At the end of Brad DeLong's post "China and Economic Growth: Hoisted from the Archives:"
I consider that there are some today in Washington who look forward to a future in which China is in some sense America's "enemy" and that "national greatness" requires that the United States fight a new Cold War in Asia. There are those who work for Vice President Cheney's office who think that trade with China is a bad idea: it creates a pro-China lobby that will stop any attempts by the United States to slow down China's growth and acquisition of technology. Better, they think, to try to keep China as poor and barefoot as possible for as long as possible.
From my perspective, this is totally insane. In all likelihood, China a century from now will be a full-fledged post-industrial superpower whatever the policies of the United States.

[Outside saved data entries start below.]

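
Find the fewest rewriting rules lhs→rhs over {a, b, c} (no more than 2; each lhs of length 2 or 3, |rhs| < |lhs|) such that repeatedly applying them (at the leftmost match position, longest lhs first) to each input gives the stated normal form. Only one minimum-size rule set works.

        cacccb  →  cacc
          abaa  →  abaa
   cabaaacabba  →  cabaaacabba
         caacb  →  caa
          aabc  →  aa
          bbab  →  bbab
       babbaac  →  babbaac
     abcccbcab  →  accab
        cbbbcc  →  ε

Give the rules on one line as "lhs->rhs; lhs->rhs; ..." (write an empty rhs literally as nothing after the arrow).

bc->; cb->

  | cacccb => cacc
  | abaa
  | cabaaacabba
  | caacb => caa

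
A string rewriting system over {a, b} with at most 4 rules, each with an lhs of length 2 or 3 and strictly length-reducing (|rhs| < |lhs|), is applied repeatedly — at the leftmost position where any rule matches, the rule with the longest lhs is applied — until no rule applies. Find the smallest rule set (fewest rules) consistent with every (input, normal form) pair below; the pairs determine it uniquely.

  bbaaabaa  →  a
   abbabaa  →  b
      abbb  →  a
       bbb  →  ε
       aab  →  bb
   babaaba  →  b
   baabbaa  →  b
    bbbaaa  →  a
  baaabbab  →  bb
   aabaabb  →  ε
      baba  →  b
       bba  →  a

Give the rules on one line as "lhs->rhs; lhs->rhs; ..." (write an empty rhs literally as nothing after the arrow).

  | bbaaabaa => baaabaa => aaabaa => babaa => abaa => aaa => ba => a
  | abbabaa => ababaa => aabaa => bbaa => baa => aa => b
  | abbb => a
  | bbb => ε

aa->b; ba->a; bbb->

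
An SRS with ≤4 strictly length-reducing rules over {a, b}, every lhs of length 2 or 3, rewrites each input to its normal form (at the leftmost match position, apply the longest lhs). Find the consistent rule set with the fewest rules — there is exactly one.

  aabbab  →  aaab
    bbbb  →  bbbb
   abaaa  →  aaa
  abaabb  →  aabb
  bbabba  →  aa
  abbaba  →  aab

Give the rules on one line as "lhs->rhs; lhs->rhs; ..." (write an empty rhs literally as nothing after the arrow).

ba->b; baa->a; bba->a

  | aabbab => aaab
  | bbbb
  | abaaa => aaa
  | abaabb => aabb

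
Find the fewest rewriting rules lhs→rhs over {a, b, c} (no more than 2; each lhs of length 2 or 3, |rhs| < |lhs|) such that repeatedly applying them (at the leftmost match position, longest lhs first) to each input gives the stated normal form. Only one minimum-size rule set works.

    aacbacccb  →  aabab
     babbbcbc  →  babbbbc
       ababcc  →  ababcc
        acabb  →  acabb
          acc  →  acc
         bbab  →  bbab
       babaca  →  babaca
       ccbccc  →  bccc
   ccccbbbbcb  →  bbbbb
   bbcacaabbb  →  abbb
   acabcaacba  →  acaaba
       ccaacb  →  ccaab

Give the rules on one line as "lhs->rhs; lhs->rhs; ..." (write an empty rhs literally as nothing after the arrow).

  | aacbacccb => aabacccb => aabaccb => aabacb => aabab
  | babbbcbc => babbbbc
  | ababcc
  | acabb

bca->; cb->b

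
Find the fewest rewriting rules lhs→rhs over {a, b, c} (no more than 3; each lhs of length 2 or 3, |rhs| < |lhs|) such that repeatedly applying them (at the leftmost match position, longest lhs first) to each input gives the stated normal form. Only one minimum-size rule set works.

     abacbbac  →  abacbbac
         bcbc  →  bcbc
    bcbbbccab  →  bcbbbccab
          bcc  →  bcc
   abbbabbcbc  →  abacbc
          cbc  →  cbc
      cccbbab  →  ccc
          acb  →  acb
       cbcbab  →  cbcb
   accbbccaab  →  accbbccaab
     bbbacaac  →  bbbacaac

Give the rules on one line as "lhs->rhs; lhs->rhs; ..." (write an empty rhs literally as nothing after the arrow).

bab->a; cba->c

  | abacbbac
  | bcbc
  | bcbbbccab
  | bcc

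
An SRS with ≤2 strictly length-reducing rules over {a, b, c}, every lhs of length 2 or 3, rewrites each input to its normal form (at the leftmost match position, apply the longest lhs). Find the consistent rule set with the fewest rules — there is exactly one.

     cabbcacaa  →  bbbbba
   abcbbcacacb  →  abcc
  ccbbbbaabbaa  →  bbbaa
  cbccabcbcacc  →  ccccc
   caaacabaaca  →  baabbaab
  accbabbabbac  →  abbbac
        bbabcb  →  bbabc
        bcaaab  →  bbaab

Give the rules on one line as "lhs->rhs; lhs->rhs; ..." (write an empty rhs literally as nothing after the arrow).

  | cabbcacaa => bbbcacaa => bbbbcaa => bbbbba
  | abcbbcacacb => abcbcacacb => abccacacb => abcbcacb => abccacb => abcbcb => abccb => abcc
  | ccbbbbaabbaa => ccbbbaabbaa => ccbbaabbaa => ccbaabbaa => ccaabbaa => cbabbaa => cabbaa => bbbaa
  | cbccabcbcacc => cccabcbcacc => ccbbcbcacc => ccbcbcacc => cccbcacc => ccccacc => cccbcc => ccccc

ca->b; cb->c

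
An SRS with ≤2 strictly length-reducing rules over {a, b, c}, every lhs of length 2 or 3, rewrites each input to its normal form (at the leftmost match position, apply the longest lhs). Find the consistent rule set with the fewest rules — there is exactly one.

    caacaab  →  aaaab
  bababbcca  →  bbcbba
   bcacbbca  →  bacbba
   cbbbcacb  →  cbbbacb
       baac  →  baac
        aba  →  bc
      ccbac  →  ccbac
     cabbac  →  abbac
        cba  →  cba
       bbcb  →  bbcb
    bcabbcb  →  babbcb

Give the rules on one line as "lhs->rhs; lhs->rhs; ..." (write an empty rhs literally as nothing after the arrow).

aba->bc; ca->a

  | caacaab => aacaab => aaaab
  | bababbcca => bbcbbcca => bbcbbca => bbcbba
  | bcacbbca => bacbbca => bacbba
  | cbbbcacb => cbbbacb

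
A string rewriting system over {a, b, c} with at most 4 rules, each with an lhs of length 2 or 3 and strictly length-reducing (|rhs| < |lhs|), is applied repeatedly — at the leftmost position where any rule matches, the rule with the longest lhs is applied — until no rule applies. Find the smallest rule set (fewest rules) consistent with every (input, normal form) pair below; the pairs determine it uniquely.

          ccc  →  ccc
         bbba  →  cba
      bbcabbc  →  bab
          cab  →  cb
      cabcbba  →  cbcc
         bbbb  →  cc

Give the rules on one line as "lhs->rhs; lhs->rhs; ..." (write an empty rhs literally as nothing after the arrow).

  | ccc
  | bbba => cba
  | bbcabbc => babbc => bab
  | cab => cb

bb->c; bbc->b; ca->c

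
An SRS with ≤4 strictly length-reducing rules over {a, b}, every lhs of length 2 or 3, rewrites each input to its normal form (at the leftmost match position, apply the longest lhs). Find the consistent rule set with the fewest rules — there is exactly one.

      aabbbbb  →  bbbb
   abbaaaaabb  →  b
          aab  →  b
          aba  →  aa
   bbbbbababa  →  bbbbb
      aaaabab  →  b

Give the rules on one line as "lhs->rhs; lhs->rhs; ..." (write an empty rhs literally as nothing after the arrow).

  | aabbbbb => babbbb => bbbb
  | abbaaaaabb => abaaaaabb => aaaaaabb => aaaabab => aabaab => baaab => baab => bab => b
  | aab => ba => b
  | aba => aa

aab->ba; ab->a; ba->b; bab->b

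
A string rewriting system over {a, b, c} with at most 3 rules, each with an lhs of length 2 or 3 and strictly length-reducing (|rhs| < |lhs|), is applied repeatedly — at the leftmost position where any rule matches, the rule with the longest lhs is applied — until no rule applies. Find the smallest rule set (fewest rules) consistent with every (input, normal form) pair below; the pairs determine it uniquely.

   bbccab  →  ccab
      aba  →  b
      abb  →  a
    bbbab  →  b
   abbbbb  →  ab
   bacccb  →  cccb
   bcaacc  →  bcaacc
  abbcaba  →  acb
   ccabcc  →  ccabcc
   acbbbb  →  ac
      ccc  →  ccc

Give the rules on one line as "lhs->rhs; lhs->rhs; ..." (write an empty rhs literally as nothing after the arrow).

aba->b; ba->; bb->

  | bbccab => ccab
  | aba => b
  | abb => a
  | bbbab => bab => b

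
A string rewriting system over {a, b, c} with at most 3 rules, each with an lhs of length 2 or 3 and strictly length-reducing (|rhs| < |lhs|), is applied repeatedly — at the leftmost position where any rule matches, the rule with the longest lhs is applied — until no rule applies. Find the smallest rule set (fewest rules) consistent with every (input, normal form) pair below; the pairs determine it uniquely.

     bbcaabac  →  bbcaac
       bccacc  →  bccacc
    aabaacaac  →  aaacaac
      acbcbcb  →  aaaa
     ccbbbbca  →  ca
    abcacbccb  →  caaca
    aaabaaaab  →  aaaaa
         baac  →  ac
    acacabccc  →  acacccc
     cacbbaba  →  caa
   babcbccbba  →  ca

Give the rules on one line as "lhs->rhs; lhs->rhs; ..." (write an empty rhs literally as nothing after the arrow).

ab->; ba->; cb->a

  | bbcaabac => bbcaac
  | bccacc
  | aabaacaac => aaacaac
  | acbcbcb => aacbcb => aaacb => aaaa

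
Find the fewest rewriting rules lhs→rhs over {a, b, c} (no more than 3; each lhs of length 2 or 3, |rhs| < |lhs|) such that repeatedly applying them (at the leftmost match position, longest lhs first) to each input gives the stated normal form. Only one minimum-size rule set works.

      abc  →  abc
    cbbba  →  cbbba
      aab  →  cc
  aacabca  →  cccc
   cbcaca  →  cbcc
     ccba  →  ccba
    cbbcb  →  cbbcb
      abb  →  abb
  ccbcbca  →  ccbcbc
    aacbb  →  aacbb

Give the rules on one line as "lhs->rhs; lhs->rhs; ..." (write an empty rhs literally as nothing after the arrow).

  | abc
  | cbbba
  | aab => cc
  | aacabca => aabcca => cccca => cccc

aab->cc; ca->c; cab->bc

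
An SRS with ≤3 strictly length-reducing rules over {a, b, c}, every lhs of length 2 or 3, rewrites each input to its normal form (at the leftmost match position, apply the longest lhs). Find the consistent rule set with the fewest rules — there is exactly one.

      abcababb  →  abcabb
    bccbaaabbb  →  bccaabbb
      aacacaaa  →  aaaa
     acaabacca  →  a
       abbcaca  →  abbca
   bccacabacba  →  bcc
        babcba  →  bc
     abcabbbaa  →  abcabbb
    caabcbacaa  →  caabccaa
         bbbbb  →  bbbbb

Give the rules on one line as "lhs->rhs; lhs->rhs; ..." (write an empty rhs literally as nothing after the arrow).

ac->; ba->; bba->bb

  | abcababb => abcabb
  | bccbaaabbb => bccaabbb
  | aacacaaa => aacaaa => aaaa
  | acaabacca => aabacca => aacca => aca => a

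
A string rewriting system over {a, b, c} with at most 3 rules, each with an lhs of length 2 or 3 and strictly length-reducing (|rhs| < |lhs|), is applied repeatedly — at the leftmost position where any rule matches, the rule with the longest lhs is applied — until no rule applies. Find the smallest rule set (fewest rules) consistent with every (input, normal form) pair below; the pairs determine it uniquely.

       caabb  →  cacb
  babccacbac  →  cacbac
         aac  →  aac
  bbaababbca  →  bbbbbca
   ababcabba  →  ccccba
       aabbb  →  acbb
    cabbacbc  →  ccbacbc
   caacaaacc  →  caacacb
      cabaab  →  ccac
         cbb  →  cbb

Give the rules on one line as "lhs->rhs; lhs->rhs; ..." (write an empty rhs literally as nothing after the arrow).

  | caabb => cacb
  | babccacbac => bcccacbac => cacbac
  | aac
  | bbaababbca => bbacabbca => bbaccbca => bbbbbca

ab->c; acc->bb; bcc->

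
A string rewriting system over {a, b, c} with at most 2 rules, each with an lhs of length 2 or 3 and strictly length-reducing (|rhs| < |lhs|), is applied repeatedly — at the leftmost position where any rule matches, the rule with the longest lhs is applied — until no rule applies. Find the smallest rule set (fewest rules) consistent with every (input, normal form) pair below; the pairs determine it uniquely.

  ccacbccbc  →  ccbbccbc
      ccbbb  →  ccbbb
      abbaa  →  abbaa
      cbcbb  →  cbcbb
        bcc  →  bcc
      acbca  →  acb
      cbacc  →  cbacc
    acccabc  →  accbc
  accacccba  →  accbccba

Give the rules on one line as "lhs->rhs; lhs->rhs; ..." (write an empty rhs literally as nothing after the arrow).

ca->; cac->cb

  | ccacbccbc => ccbbccbc
  | ccbbb
  | abbaa
  | cbcbb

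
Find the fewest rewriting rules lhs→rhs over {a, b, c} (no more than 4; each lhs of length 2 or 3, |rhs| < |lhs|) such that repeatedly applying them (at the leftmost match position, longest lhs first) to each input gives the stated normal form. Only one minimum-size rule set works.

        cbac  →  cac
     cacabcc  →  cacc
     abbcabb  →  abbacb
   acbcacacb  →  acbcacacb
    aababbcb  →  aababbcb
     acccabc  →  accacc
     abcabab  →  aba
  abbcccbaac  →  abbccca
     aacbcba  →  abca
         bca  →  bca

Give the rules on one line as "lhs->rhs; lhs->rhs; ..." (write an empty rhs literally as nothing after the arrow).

aac->a; cab->ac; cba->ca

  | cbac => cac
  | cacabcc => caaccc => cacc
  | abbcabb => abbacb
  | acbcacacb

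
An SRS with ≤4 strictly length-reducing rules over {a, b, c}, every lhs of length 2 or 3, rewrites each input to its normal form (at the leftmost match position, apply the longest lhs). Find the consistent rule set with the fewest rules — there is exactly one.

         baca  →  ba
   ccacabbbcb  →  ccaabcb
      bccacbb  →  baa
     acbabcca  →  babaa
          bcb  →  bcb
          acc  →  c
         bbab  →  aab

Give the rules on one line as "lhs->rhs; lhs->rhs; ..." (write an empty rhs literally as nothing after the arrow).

ac->; bb->a; bcc->ba

  | baca => ba
  | ccacabbbcb => ccabbbcb => ccaabcb
  | bccacbb => baacbb => babb => baa
  | acbabcca => babcca => babaa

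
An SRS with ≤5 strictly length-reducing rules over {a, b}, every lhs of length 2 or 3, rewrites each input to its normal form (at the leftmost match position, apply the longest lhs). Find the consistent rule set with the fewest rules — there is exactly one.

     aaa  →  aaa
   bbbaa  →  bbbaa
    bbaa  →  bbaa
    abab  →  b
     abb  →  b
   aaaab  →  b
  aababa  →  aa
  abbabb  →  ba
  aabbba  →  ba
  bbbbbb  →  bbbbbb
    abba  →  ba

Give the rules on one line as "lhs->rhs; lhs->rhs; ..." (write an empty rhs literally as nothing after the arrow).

  | aaa
  | bbbaa
  | bbaa
  | abab => ab => b

ab->b; aba->a; abb->b; bab->ba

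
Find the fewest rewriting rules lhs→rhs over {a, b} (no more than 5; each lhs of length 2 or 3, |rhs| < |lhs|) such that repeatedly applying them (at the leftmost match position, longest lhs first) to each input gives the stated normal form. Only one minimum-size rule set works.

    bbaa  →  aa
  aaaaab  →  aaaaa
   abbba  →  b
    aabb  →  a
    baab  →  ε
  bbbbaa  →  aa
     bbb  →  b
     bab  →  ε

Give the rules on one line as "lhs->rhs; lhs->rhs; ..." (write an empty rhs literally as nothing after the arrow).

ab->a; abb->; ba->b; bb->

  | bbaa => aa
  | aaaaab => aaaaa
  | abbba => ba => b
  | aabb => a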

The national interest of the United Staets is to maximize the likelihood that that superpower will have a representative government presiding over a prosperous, open, and free society? The China policy of the Clinton administration was to try to do whatever we could to speed China's growth in the expectation that rapid economic growth would have greatly beneficial moral, sociological, and political consequences for the evolution of China. As sociologist Barrington Moore wrote two generations ago, those countries that crossed the bridge from agrarian to industrial civilization most easily and peaceully were those with a rapidly growing, prosperous middle class will be interested in liberty and opportunity. Such a rapidly-growing Chinese middle class would be a much more powerful force for prosperity, opportunity, freedom of thought, and representative government in China than a battalion of lecturing neoconservative think-tankers in Washington D.C. or a host of remotely-guided cruise missiles on U.S. warships based in Pearl Harbor.
Let's all try to keep the bicycle that is modern China moving forward as fast as we can.